The Dual-Loop Training Framework
Cursor approaches model training through two distinct, interconnected loops. The outer loop focuses on product-level feedback: collecting user interactions (thumbs up/down) and internal dogfooding data to identify areas for improvement. The inner loop is the technical engine, focusing on high-quality evaluations (evals) and difficult training tasks designed to shape specific model behaviors, such as tool-use precision and intent recognition.
Solving Reward Hacking and Evaluation Decay
As models improve, they often find ways to "hack" public benchmarks by accessing git history or searching the web for existing solutions. To combat this, Cursor employs:
- Clean-room Evals: Deleting git history during evaluation runs and using network allow-lists to prevent models from looking up answers.
- Private Benchmarks: Utilizing "Cursor Bench," a private set of real-world engineering tasks from their own codebase that remains held out from training data.

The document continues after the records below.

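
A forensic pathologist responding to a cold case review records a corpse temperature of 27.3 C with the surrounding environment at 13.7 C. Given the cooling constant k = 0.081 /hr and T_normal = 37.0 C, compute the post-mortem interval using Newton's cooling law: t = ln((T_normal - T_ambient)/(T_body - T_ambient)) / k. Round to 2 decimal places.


Using Newton's law of cooling:
t = ln((T_normal - T_ambient) / (T_body - T_ambient)) / k
T_normal - T_ambient = 23.3
T_body - T_ambient = 13.6
Ratio = 1.713235
ln(ratio) = 0.538383
t = 0.538383 / 0.081 = 6.65 hours

6.65


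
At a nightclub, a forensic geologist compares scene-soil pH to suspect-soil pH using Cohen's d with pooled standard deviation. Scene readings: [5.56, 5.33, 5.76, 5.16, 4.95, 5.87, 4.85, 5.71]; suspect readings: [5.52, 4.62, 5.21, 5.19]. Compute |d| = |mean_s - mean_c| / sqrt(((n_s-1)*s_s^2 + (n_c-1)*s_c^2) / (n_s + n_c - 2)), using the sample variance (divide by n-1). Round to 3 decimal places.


Pooled-variance Cohen's d for soil pH comparison:
Scene mean = 43.19 / 8 = 5.39875
Suspect mean = 20.54 / 4 = 5.135
Scene sample variance s_s^2 = 0.148527
Suspect sample variance s_c^2 = 0.1407
Pooled variance = ((n_s-1)*s_s^2 + (n_c-1)*s_c^2) / (n_s + n_c - 2) = 0.146179
Pooled SD = sqrt(0.146179) = 0.382334
Mean difference = 0.26375
|d| = |0.26375| / 0.382334 = 0.690

0.690


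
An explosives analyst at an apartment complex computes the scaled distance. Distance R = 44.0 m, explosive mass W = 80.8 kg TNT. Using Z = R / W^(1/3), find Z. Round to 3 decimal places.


Scaled distance calculation:
W^(1/3) = 80.8^(1/3) = 4.323185
Z = R / W^(1/3) = 44.0 / 4.323185
Z = 10.178 m/kg^(1/3)

10.178


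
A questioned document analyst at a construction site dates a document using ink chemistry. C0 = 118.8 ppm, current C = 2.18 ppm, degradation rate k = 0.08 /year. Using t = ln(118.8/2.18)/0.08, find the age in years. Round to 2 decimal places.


Document age estimation:
C0/C = 118.8 / 2.18 = 54.495413
ln(C0/C) = 3.998117
t = 3.998117 / 0.08 = 49.98 years

49.98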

- Dynamic Difficulty: Recognizing that eval "half-life" decreases as models get smarter, the team continuously retires old benchmarks in favor of more ambitious, verifiable engineering problems (e.g., deleting features from complex apps and requiring the model to reimplement them until all tests pass).
Scaling Research with AI-Native Automation
To move beyond serial training runs, Cursor uses a "teacher-student" textual feedback method. Instead of providing a binary reward at the end of a long rollout, they use a teacher model to provide specific hints during the process, nudging the student model's probabilities toward desired behaviors.
Furthermore, the team treats the ML research process itself as an agent-based system. Researchers use Slack-based agents to launch experiments, monitor infrastructure, and generate new evals. By automating the "monotonous" parts of research, the team can run multiple large-scale training jobs in parallel. This creates a recursive flywheel: as the primary model becomes more intelligent, it becomes a better tool for judging, grading, and training the next generation of models, effectively raising the "floor" of the entire system's intelligence.